While probiotics are certainly good for your gut health, they do not make the best cleaning products. These are friendly bacteria that live in the intestines, promote healthy digestion and eliminate pathogens, other bacteria and viruses. Yes, these probiotics do produce many different kinds of enzymes (beneficial to the human body) – but outside of the body, they do not produce enough enzymes to degrade organic waste, making them ineffective in cleaning products.

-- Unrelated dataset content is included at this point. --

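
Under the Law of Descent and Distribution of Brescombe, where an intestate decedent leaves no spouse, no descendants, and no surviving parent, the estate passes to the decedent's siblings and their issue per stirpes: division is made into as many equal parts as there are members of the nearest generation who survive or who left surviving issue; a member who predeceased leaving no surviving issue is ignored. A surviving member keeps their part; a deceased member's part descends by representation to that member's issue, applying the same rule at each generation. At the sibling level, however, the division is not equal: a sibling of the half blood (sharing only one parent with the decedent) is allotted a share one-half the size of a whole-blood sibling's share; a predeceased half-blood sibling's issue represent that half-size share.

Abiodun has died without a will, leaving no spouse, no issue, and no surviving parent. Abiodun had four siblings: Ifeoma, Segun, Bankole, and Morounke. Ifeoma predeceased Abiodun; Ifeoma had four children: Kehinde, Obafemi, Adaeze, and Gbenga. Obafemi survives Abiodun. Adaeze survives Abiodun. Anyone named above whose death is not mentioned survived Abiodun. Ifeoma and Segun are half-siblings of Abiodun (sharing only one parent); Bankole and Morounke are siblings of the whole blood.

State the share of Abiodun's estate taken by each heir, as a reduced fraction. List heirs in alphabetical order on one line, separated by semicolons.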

Bacterial products, on the other hand, utilise these single-celled organisms that have the ability to reproduce by simple cellular division. When using the correct bacteria, nutrients in the environment are recycled, as organic matter is broken down into simple compounds such as carbon dioxide and water. These are the only products that can naturally penetrate the bad bacteria’s biofilm, which forms a protective layer against other chemical cleaners.
Enzymes, which are produced by bacteria, are proteins that act as catalysts, thereby accelerating the rate of reaction with a substrate. Enzymes are substrate specific, meaning that different enzymes can be put into particular products in order to clean distinctive kinds of dirt. It is important to note that enzymes are not living things, therefore they cannot adapt to different conditions. In contrast, bacteria are living organisms that adapt to their environment and produce specific enzymes that break down organic matter, such as fats, oils, cellulose, xylan, proteins and starches.
As a result of this, and the short lifespan of an enzyme, living bacteria is preferred in products, as it constantly produces fresh enzymes; however, some cleaning products can be ‘boosted’ by adding a certain amount of prepared enzymes to the product to begin degrading the organic matter. While these enzymes die out, the bacteria present reproduce, creating more enzymes to continue the cleaning process.
Essential microbes, or Effective Microorganisms (EM) is a brand name referring to a family of microbial-based products using a technology developed by Japanese scientist, Dr Teruo Higa. The main product, EM·1, is a liquid bacterial product comprising three groups of microbes: yeast, photosynthetic bacteria, and lactic acid bacteria.
EM·1 works together with local and native beneficial microbes, creating a synergy among microorganisms and larger forms of life including: insects, worms, pets, livestock, and people. All the formulations and intellectual property are owned and managed by EM Research Organisation in Okinawa, Japan (EMRO). However, when claiming green product status, it is highly likely that EM is non-functional as a cleaning agent, due to the fact that no enzymes are release to degrade the organic soil. As such, cleaning is achieved through the chemical-based surfactants at work, which are not considered eco-friendly.
It is clear that a carefully calculated combination of bacterial strains (considered beneficial microorganisms) and added enzymes, each selected for its efficiency at degrading certain waste materials, is the winning formula in green cleaning. When used correctly, these products are completely safe and effectively tackle the wide variety of compounds found in the waste system.